[]
çirkin insanlar çirkinliğinin farkında olabilir miydi?
tabi ki çevresi onun çirkin olduğunu hissettiriyor ama şöyle olsa mesela çirkin bir insan hiç insanın olmadığı bir yerde yetişse her gün aynaya baktığında ben çirkinim diyebilir mi?
kendini kıyaslayamayacağı için belki doğru olmayabilir.
ya da hiç kimse hissettirmiyor diyelim ya bir kıza teklif ettiğinde kızın gönlü varsa kabul ediyor vs işte. hiç ret edilmiyor diyelim. aklıma başka bir şey gelmedi :)
anladınız diye düşünüyorum.
buyrun
kendini kıyaslayamayacağı için belki doğru olmayabilir.
ya da hiç kimse hissettirmiyor diyelim ya bir kıza teklif ettiğinde kızın gönlü varsa kabul ediyor vs işte. hiç ret edilmiyor diyelim. aklıma başka bir şey gelmedi :)
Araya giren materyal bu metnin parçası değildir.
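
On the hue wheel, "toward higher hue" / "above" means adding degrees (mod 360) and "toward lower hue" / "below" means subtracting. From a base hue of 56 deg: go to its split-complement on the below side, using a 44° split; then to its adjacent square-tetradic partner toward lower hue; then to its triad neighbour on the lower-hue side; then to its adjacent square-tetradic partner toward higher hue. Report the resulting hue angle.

72°

split-comp 44° ↓ +136°: 56 + 136 = 192°
square ↓ −90°: 192 − 90 = 102°
triadic ↓ −120°: 102 − 120 = -18 → -18 + 360 = 342°
square ↑ +90°: 342 + 90 = 432 → 432 − 360 = 72°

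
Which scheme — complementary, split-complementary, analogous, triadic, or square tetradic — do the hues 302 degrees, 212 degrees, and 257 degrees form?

analogous

Sort the hues: 212°, 257°, 302°.
Successive gaps around the wheel: 45°, 45°, 270°.
A run of hues at equal small steps (45°) with one large closing gap is an analogous group.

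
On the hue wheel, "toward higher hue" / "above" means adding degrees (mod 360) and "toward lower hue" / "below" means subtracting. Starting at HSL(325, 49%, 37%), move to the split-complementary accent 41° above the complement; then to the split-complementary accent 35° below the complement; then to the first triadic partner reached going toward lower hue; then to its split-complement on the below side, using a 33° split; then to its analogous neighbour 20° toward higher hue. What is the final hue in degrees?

split-comp 41° ↑ +221°: 325 + 221 = 546 → 546 − 360 = 186°
split-comp 35° ↓ +145°: 186 + 145 = 331°
triadic ↓ −120°: 331 − 120 = 211°
split-comp 33° ↓ +147°: 211 + 147 = 358°
analog 20° ↑ +20°: 358 + 20 = 378 → 378 − 360 = 18°

18°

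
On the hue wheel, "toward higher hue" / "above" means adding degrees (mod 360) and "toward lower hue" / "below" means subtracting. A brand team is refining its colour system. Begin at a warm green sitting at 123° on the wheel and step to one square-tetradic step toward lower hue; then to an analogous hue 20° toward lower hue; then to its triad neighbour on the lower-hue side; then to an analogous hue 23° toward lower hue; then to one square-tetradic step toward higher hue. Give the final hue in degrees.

320°

123 − 90 = 33°   (square ↓)
33 − 20 = 13°   (analog 20° ↓)
13 − 120 = -107 → -107 + 360 = 253°   (triadic ↓)
253 − 23 = 230°   (analog 23° ↓)
230 + 90 = 320°   (square ↑)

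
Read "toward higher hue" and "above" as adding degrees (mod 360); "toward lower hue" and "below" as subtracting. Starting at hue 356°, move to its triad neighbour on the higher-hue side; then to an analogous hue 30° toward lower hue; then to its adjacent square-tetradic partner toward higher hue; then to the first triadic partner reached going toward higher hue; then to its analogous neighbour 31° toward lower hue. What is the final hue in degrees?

+120° (triadic ↑): 356 + 120 = 476 → 476 − 360 = 116°
−30° (analog 30° ↓): 116 − 30 = 86°
+90° (square ↑): 86 + 90 = 176°
+120° (triadic ↑): 176 + 120 = 296°
−31° (analog 31° ↓): 296 − 31 = 265°

265°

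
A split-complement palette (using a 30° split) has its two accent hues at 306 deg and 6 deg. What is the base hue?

The accents sit 30° either side of the complement, so the complement is their short-arc midpoint on the wheel.
Short-arc midpoint of 306° and 6°: 336°.
Base is 180° from the complement: 336 − 180 = 156°

156°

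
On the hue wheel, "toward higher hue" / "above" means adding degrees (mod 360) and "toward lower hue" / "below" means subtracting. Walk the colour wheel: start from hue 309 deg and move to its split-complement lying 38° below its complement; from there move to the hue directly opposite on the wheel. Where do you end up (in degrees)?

271°

309 + 142 = 451 → 451 − 360 = 91°   (split-comp 38° ↓)
91 + 180 = 271°   (complement)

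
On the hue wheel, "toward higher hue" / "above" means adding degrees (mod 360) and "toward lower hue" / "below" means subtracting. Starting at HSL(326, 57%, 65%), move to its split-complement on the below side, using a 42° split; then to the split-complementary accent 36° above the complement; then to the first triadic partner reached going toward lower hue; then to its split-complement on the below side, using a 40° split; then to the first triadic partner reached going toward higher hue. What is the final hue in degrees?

326 + 138 = 464 → 464 − 360 = 104°   (split-comp 42° ↓)
104 + 216 = 320°   (split-comp 36° ↑)
320 − 120 = 200°   (triadic ↓)
200 + 140 = 340°   (split-comp 40° ↓)
340 + 120 = 460 → 460 − 360 = 100°   (triadic ↑)

100°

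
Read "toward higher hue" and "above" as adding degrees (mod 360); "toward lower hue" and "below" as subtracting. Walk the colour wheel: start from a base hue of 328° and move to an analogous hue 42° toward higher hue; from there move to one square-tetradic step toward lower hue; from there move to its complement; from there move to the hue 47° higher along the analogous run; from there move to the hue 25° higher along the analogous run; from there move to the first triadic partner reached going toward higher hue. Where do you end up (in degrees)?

292°

+42° (analog 42° ↑): 328 + 42 = 370 → 370 − 360 = 10°
−90° (square ↓): 10 − 90 = -80 → -80 + 360 = 280°
+180° (complement): 280 + 180 = 460 → 460 − 360 = 100°
+47° (analog 47° ↑): 100 + 47 = 147°
+25° (analog 25° ↑): 147 + 25 = 172°
+120° (triadic ↑): 172 + 120 = 292°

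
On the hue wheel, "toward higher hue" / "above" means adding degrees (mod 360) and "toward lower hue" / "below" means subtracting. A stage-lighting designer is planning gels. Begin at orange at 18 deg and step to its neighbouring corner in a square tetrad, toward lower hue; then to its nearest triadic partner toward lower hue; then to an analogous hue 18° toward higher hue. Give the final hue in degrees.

square ↓ −90°: 18 − 90 = -72 → -72 + 360 = 288°
triadic ↓ −120°: 288 − 120 = 168°
analog 18° ↑ +18°: 168 + 18 = 186°

186°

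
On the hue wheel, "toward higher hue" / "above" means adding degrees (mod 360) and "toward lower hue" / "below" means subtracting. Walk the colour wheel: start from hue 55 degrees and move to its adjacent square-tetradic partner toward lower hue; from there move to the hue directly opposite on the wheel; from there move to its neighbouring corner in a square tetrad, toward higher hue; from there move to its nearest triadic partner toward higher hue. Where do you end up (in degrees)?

55 − 90 = -35 → -35 + 360 = 325°   (square ↓)
325 + 180 = 505 → 505 − 360 = 145°   (complement)
145 + 90 = 235°   (square ↑)
235 + 120 = 355°   (triadic ↑)

355°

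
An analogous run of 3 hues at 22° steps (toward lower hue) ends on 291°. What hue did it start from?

335°

2 steps of 22° (toward lower hue) give a net shift of −44°.
Start = end − shift: 291 + 44 = 335°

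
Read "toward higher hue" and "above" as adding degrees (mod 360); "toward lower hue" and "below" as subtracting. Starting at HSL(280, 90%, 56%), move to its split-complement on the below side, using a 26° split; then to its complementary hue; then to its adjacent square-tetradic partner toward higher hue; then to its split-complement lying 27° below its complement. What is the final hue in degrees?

split-comp 26° ↓ +154°: 280 + 154 = 434 → 434 − 360 = 74°
complement +180°: 74 + 180 = 254°
square ↑ +90°: 254 + 90 = 344°
split-comp 27° ↓ +153°: 344 + 153 = 497 → 497 − 360 = 137°

137°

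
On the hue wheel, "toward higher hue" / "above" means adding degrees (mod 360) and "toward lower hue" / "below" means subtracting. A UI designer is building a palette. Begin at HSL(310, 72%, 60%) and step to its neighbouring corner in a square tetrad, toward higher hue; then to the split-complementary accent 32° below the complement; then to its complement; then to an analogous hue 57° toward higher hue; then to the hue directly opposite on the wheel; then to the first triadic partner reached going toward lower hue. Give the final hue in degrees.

310 + 90 = 400 → 400 − 360 = 40°   (square ↑)
40 + 148 = 188°   (split-comp 32° ↓)
188 + 180 = 368 → 368 − 360 = 8°   (complement)
8 + 57 = 65°   (analog 57° ↑)
65 + 180 = 245°   (complement)
245 − 120 = 125°   (triadic ↓)

125°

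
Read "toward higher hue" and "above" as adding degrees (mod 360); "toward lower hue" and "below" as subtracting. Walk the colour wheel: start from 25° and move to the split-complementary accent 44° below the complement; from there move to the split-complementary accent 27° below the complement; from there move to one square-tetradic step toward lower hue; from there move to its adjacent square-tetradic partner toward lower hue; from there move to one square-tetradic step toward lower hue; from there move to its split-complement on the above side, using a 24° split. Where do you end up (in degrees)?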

anladınız diye düşünüyorum.
buyrun
Çevresindeki tepkiler doğrultusunda kendisi hakkında olumlu veya olumsuz benlik algısı oluştururdu. Bunu günümüzde de gözlemleyebiliyoruz rahatlıkla. Psikolojide de yeri var. Örneğin “değersizlik” örüntüsü.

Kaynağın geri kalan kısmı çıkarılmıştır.